Par ailleurs, Guerlyne Residor, Coordonnatrice générale de « Kri Fanm Ayiti » (KRIFA) condamne avec la dernière rigueur ce viol collectif « […] Cet incident odieux qui est la preuve de l'irresponsabilité de l'État Haïtien dans la prise en charge des personnes placées sous la main de la justice devrait soulever l'indignation et la colère de tous, car il est la conséquence du non respect des obligations de l'État en matière de protection des Droits Humains. L'ensemble des règles minima pour le traitement des détenus exigent que les détenus soient séparés. Si les prisonniers détenus étaient répartis dans des centres carcéraux distincts en fonction de leur sexe, un tel drame ne se serait jamais produit. »

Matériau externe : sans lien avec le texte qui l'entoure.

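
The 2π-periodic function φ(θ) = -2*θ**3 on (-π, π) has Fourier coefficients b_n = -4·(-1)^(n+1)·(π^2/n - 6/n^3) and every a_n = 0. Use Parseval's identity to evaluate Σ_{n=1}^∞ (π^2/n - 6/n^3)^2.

pi**6/14

Parseval: Σ b_n^2 = (1/π) ∫_{-π}^{π} φ(θ)^2 dθ = 8*pi**6/7.
b_n^2 = 16·(π^2/n - 6/n^3)^2, so the sum equals (8*pi**6/7)/16 = pi**6/14.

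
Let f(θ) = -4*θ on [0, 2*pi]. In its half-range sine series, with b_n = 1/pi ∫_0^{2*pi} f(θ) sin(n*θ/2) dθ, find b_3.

-16/3

b_3 = 1/pi ∫_0^{2*pi} (-4*θ) sin(3*θ/2) dθ.
Integrating by parts (boundary term plus one more integral), an antiderivative of (-4*θ) sin(3*θ/2) is 8*θ*cos(3*θ/2)/3 - 16*sin(3*θ/2)/9; evaluating from 0 to 2*pi: ∫_{0}^{2*pi} (-4*θ) sin(3*θ/2) dθ = (-16*pi/3) - (0) = -16*pi/3.
Hence b_3 = (1/pi)·(-16*pi/3) = -16/3.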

Suite à ce grave incident, KRIFA recommande aux autorité concernées :

  • Une prise en charge médicale et psychologique de ces femmes sur une longue durée ;
  • L’augmentation du nombre de gardiens dans les prisons ;
  • Une prise de dispositions pour placer les détenus dans des prisons distinctes en fonction de leur sexe ;
  • La tenue d'une enquête indépendante en vue d'éclaircir les circonstances de la perpétration de cet acte abominable et de fixer les responsabilités afin de pouvoir punir les coupables.

En ce sens, KRIFA invite les parents des victimes à porter plainte afin d'engager la responsabilité de l’État et exhorte le Commissaire du Gouvernement près le Tribunal de Première Instance des Gonaïves, à mettre l'action publique en mouvement contre les complices, auteurs et co-auteurs de cet acte barbare.